Thursday, May 16, 2013

John Forbes and Fort Ligonier

While my crew was out in central Pennsylvania not finding a site we could call the Shades of Death Site, some of them visited Fort Ligonier.

This is a reconstructed fort from the Seven Years War, or the French and Indian War as Americans used to call it. It was built during General John Forbes' 1758 campaign to conquer Fort Duquesne on the site of modern Pittsburgh. I find Forbes interesting because I grew up in Virginia, where a huge deal was made of General Braddock's failed 1754 campaign to take the same fort. Braddock bungled everything about his campaign, from diplomacy with Indians to supply to scouting, and as a result his expedition was crushed and he was killed. Yet it seemed like everything was named after him -- Braddock Road, Braddock Mountain, Braddock Auto Parts, with historical markers all over -- all this for an abject failure.

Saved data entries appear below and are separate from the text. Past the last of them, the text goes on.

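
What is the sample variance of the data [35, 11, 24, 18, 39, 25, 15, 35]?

105.9286

Step 1: Compute the mean: (35 + 11 + 24 + 18 + 39 + 25 + 15 + 35) / 8 = 25.25
Step 2: Compute squared deviations from the mean:
  (35 - 25.25)^2 = 95.0625
  (11 - 25.25)^2 = 203.0625
  (24 - 25.25)^2 = 1.5625
  (18 - 25.25)^2 = 52.5625
  (39 - 25.25)^2 = 189.0625
  (25 - 25.25)^2 = 0.0625
  (15 - 25.25)^2 = 105.0625
  (35 - 25.25)^2 = 95.0625
Step 3: Sum of squared deviations = 741.5
Step 4: Sample variance = 741.5 / 7 = 105.9286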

Then Forbes came along and demonstrated that the task was not especially difficult if you went about it methodically. First, he made sure of the support of both Pennsylvania and Virginia. (Braddock had been too high and mighty to do much more than insult colonials. The Virginians were impressed by his aristocratic Britishness, but the Pennsylvanians were furious and refused to help him. The impossible to offend Benjamin Franklin stepped and took over raising supplies in Pennsylvania, but even Franklin could only do so much.) Campaigning in the Roman style, Forbes' men built a chain of forts from their base of supply all the way to Fort Ligonier, which they deemed within attacking range of Fort Duquesne. They cleared a good road, scouted extensively around their route of march, hired a top Indian expert (Conrad Weiser) to manage their diplomacy and handed out a thousand pounds worth of presents. (Braddock had treated the Indians even worse than he treated the Pennsylvanians.) The Indians, watching Forbes' inexorable march across the mountains, decided to take the presents and abandon the French.

The French could also see their doom coming, and they tried to preempt it by assaulting Fort Ligonier on October 12, 1758. As you can see from the photos and the 1760 plan above, the fort was a formidable barrier, and the French suffered a bloody repulse. With Forbes within striking distance and their Indians off hunting in the woods, the French abandoned Fort Duquesne and went back to Canada. Forbes says, in my imagination: And there you have it -- nothing to it, gentlemen. But doesn't he look like the sadistic redcoat from an American movie about the Revolution?

Fort Ligonier was attacked once again in 1766 during Pontiac's rebellion, but it was not take then, either.

The Fort was reconstructed by the Mellons, who once had a summer house in the neighborhood, and it is now operated by a foundation. My friends say the museum is very good, with lots of authentic Seven Years War stuff. If I ever get out there myself, instead of being stuck in the office like I was during this last project, I will definitely pay the fort a visit.